Why do the bytes obtained from serializing pytorch state_dict
s change after loading the a state_dict
into a new instance of the same model architecture?
Have a look:
import binascii
import torch.nn as nn
import pickle
lin1 = nn.Linear(1, 1, bias=False)
lin1s = pickle.dumps(lin1.state_dict())
print("--- original model ---")
print(f"hash of state dict: {hex(binascii.crc32(lin1s))}")
print(f"weight: {lin1.state_dict()['weight'].item()}")
lin2 = nn.Linear(1, 1, bias=False)
lin2.load_state_dict(pickle.loads(lin1s))
lin2s = pickle.dumps(lin2.state_dict())
print("\n--- model from deserialized state dict ---")
print(f"hash of state dict: {hex(binascii.crc32(lin2s))}")

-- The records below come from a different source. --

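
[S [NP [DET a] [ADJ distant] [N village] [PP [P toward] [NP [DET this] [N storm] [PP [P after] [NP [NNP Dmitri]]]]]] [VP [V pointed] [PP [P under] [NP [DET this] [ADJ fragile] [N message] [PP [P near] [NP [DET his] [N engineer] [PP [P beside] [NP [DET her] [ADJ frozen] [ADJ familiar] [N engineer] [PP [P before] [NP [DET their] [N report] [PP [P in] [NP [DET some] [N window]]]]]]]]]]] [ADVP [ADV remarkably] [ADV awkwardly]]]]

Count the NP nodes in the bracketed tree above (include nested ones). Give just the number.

8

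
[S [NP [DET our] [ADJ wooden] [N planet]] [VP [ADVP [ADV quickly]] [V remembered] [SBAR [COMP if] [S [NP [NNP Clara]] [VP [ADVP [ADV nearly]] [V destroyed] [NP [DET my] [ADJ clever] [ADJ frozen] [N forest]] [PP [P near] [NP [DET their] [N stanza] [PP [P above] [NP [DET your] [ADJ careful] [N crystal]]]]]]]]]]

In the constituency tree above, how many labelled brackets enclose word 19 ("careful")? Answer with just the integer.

10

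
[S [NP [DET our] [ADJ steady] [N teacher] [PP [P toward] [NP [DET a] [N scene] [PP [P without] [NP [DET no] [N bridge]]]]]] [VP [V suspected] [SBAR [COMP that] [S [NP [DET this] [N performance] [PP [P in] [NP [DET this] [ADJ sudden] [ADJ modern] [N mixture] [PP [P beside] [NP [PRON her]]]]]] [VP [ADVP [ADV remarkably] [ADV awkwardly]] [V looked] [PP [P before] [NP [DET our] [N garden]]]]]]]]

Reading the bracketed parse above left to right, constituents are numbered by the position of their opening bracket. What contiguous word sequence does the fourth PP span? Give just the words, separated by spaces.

The PP opening brackets appear, in order, over: "toward a scene without no bridge"; "without no bridge"; "in this sudden modern mixture beside her"; "beside her"; "before our garden". The fourth one spans "beside her".

beside her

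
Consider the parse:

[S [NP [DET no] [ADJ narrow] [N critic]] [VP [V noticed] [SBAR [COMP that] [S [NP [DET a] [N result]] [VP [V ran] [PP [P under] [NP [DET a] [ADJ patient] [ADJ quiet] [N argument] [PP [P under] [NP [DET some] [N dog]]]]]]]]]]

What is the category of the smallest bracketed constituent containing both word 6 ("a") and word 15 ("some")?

The smallest bracket enclosing both words is [S a result ran under a patient quiet argument under some dog], so the label is S.

S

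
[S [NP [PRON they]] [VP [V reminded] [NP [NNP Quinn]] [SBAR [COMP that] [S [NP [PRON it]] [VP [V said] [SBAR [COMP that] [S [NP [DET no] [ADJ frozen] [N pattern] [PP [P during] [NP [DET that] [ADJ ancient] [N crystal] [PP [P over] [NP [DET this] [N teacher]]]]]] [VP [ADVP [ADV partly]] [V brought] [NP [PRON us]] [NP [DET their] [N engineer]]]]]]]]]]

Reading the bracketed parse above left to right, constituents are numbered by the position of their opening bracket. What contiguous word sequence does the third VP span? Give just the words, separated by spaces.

partly brought us their engineer

In left-to-right order the VP constituents are "reminded Quinn that it said that no frozen pattern during that ancient crystal over this teacher partly brought us their engineer"; "said that no frozen pattern during that ancient crystal over this teacher partly brought us their engineer"; "partly brought us their engineer". Number 3 is "partly brought us their engineer".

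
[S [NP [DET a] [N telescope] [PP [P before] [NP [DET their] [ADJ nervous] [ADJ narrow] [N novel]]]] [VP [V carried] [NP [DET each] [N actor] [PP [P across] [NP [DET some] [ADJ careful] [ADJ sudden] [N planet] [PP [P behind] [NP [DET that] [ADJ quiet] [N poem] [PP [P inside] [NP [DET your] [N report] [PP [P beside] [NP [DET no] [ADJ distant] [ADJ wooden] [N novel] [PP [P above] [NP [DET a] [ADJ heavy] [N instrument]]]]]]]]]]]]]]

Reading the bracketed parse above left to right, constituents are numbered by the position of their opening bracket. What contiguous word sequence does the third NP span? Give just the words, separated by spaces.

Opening `[NP` markers occur at word positions 1, 4, 9, 12, 17, 21, 24, 29; the third of these opens the constituent [NP each actor across some careful sudden planet behind that quiet poem inside your report beside no distant wooden novel above a heavy instrument].

each actor across some careful sudden planet behind that quiet poem inside your report beside no distant wooden novel above a heavy instrument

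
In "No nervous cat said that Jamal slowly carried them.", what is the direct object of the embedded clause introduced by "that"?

them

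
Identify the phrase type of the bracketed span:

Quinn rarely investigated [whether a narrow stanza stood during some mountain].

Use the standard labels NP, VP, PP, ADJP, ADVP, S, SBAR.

SBAR

The bracketed span "whether a narrow stanza stood during some mountain" is headed by "whether", making it a subordinate clause (SBAR).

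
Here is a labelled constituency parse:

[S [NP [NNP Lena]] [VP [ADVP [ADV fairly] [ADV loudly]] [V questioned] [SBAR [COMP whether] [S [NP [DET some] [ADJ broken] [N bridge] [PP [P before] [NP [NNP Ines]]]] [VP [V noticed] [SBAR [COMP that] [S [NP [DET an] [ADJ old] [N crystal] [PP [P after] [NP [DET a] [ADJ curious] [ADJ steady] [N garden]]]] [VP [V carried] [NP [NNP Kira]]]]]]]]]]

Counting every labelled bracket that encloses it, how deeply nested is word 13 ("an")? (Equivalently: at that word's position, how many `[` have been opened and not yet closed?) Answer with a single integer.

9

Counting open brackets not yet closed at "an": [S [VP [SBAR [S [VP [SBAR [S [NP [DET = 9.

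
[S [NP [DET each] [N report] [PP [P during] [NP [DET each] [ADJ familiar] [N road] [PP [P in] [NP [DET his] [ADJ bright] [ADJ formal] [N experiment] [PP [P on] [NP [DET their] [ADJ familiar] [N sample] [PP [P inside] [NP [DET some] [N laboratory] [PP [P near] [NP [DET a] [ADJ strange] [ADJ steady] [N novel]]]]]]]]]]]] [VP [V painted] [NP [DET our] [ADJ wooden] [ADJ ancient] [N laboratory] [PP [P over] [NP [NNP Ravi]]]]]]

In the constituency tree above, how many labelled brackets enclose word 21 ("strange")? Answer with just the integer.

13

Counting open brackets not yet closed at "strange": [S [NP [PP [NP [PP [NP [PP [NP [PP [NP [PP [NP [ADJ = 13.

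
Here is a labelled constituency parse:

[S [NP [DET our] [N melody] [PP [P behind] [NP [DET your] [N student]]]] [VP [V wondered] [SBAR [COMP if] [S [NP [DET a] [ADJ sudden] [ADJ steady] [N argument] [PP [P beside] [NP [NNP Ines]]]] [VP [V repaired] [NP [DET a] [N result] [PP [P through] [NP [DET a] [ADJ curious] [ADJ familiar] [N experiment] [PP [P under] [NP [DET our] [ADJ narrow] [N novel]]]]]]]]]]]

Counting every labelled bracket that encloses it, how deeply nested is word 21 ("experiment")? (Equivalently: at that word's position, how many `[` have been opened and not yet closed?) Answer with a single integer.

9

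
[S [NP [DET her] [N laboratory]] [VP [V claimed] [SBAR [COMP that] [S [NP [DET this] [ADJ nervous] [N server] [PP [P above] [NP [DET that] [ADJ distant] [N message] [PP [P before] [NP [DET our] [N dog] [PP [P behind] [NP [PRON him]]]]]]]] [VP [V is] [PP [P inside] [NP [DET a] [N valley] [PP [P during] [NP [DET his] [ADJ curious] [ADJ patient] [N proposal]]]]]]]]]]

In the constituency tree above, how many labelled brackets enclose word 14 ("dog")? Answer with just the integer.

10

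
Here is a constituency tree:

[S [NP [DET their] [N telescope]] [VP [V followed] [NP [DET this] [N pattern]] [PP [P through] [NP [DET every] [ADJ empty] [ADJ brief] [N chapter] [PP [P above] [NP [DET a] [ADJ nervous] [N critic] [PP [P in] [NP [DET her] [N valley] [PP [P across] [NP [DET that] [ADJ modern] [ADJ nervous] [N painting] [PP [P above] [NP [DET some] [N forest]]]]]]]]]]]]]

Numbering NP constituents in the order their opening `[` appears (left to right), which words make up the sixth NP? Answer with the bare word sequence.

In left-to-right order the NP constituents are "their telescope"; "this pattern"; "every empty brief chapter above a nervous critic in her valley across that modern nervous painting above some forest"; "a nervous critic in her valley across that modern nervous painting above some forest"; "her valley across that modern nervous painting above some forest"; "that modern nervous painting above some forest"; "some forest". Number 6 is "that modern nervous painting above some forest".

that modern nervous painting above some forest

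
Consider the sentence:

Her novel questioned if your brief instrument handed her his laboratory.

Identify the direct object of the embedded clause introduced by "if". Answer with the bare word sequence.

his laboratory

The verb of the embedded clause introduced by "if" is "handed"; its direct object is the NP "his laboratory".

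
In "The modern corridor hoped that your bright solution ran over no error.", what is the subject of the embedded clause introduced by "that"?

your bright solution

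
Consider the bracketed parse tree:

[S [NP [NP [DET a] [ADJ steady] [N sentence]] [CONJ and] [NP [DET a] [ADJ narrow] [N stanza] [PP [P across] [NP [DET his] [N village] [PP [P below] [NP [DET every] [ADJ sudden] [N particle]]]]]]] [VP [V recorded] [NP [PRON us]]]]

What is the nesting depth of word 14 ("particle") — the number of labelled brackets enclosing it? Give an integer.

Path from the root down to the word: S → NP → NP → PP → NP → PP → NP → N. That is 8 enclosing brackets.

8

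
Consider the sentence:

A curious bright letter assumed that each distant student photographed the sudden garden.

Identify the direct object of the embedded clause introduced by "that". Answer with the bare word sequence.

the sudden garden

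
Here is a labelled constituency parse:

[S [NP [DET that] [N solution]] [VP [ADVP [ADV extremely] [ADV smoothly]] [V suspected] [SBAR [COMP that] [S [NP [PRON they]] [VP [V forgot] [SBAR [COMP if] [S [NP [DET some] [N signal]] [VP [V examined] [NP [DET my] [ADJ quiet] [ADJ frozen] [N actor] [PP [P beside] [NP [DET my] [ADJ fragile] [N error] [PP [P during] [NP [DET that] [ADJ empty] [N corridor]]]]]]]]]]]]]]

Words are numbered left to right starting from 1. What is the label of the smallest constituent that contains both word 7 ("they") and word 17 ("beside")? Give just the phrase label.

Word 7 lies under S → VP → SBAR → S → NP → PRON; word 17 lies under S → VP → SBAR → S → VP → SBAR → S → VP → NP → PP → P. The lowest shared node is the S.

S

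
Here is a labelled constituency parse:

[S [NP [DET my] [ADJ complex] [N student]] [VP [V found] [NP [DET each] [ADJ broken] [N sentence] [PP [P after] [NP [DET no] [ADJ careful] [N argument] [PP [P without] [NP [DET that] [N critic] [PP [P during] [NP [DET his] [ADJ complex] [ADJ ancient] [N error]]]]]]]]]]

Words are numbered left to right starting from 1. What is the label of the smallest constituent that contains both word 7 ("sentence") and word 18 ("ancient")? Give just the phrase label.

NP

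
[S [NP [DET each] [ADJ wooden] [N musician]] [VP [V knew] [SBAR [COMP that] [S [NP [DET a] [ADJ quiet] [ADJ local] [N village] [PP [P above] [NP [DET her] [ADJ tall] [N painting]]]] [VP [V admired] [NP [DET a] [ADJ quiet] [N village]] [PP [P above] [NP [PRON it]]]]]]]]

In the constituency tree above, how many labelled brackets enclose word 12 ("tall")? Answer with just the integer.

8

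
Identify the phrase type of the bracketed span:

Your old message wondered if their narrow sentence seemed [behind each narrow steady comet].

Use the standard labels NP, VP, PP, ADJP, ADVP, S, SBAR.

PP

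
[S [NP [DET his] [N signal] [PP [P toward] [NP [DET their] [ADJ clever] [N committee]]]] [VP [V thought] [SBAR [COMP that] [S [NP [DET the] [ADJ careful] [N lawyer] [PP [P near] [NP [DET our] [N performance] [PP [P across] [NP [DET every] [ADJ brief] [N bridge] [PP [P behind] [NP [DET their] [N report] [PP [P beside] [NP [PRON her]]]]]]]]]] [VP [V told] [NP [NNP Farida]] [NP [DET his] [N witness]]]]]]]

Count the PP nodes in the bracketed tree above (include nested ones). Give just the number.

5

Listing each PP by its span: [PP toward their clever committee]; [PP near our performance across every brief bridge behind their report beside her]; [PP across every brief bridge behind their report beside her]; [PP behind their report beside her]; [PP beside her] — that makes 5.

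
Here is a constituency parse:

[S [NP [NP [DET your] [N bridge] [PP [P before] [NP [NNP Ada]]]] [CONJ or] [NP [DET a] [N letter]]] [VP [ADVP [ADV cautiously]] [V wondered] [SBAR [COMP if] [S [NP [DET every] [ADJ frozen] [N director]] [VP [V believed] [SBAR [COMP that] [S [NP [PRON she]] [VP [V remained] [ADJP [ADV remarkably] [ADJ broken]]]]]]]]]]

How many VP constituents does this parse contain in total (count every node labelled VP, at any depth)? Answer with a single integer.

Listing each VP by its span: [VP cautiously wondered if every frozen director believed that she remained remarkably broken]; [VP believed that she remained remarkably broken]; [VP remained remarkably broken] — that makes 3.

3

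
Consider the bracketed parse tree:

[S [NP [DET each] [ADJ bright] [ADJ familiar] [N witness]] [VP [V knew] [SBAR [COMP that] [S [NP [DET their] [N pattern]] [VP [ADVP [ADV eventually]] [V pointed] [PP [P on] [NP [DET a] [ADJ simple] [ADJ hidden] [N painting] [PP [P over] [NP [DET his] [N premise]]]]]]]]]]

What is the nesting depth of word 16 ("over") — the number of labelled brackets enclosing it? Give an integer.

9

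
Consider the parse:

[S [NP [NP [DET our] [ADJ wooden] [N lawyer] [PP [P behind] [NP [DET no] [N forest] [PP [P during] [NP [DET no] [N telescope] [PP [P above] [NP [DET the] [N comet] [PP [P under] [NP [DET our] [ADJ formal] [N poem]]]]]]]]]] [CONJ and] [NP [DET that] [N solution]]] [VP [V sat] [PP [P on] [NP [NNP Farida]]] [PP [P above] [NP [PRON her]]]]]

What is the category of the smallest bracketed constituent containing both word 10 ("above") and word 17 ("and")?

NP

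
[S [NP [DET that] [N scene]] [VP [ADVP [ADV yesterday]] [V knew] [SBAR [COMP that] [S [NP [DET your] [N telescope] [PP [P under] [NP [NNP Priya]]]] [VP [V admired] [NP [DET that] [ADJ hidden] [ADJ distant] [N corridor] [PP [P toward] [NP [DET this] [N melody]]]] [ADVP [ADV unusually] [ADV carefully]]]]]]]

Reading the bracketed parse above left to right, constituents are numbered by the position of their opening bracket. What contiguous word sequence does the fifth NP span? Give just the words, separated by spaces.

this melody

In left-to-right order the NP constituents are "that scene"; "your telescope under Priya"; "Priya"; "that hidden distant corridor toward this melody"; "this melody". Number 5 is "this melody".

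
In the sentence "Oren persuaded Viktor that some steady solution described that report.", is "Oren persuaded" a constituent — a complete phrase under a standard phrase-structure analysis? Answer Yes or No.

No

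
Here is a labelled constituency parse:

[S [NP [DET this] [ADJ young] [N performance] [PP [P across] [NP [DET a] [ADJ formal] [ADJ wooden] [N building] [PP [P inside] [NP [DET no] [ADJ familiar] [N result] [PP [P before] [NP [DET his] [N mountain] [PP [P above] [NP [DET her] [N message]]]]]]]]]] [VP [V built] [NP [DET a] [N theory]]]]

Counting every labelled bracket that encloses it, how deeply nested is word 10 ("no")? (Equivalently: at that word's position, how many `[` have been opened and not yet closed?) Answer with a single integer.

7

Counting open brackets not yet closed at "no": [S [NP [PP [NP [PP [NP [DET = 7.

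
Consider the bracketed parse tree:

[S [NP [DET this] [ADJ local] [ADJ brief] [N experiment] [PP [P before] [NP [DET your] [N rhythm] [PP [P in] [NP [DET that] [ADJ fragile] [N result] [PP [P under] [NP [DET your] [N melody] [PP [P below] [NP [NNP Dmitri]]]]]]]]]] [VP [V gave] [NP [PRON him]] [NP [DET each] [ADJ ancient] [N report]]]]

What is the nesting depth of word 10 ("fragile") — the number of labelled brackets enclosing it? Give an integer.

7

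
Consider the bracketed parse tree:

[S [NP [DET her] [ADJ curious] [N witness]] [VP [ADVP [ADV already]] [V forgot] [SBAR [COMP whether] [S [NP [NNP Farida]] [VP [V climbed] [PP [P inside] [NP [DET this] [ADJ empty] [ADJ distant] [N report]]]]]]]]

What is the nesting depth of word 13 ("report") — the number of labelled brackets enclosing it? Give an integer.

8

The word sits inside N, which is inside NP, inside PP, inside VP, inside S, inside SBAR, inside VP, inside S — 8 brackets in all.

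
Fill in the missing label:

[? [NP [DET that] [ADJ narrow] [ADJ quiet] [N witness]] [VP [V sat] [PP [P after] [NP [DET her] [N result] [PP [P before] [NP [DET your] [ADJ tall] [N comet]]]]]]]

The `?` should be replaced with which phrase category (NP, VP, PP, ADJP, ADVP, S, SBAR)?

S

Looking at what the `?` directly dominates — NP, VP — this is a clause (S).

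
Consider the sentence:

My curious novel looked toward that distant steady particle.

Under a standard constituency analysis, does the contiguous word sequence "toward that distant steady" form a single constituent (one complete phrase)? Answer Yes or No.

No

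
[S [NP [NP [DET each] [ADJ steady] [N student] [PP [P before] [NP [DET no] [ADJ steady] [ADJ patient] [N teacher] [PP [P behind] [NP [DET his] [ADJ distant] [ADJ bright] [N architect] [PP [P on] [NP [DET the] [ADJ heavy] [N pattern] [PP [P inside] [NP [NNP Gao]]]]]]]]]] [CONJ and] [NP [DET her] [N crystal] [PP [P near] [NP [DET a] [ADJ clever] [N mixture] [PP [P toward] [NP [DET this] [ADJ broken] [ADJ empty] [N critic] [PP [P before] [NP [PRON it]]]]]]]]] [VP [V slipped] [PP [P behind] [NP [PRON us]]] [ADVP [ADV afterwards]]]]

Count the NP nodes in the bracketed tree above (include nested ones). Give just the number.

Scanning left to right, an opening `[NP` appears at word positions 1, 1, 5, 10, 15, 19, 21, 24, 28, 33, 36 — 11 in total.

11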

print(f"weight: {lin2.state_dict()['weight'].item()}")
prints
--- original model ---
hash of state dict: 0x4806e6b6
weight: -0.30337071418762207
--- model from deserialized state dict ---
hash of state dict: 0xe2881422
weight: -0.30337071418762207
As you can see, the hashes of the (pickles of the) state_dict
s are different whereas the weight is copied over correctly. I would assume that a state_dict
from the new model equals the old one in every aspect. Seemingly, it does not, hence the different hashes.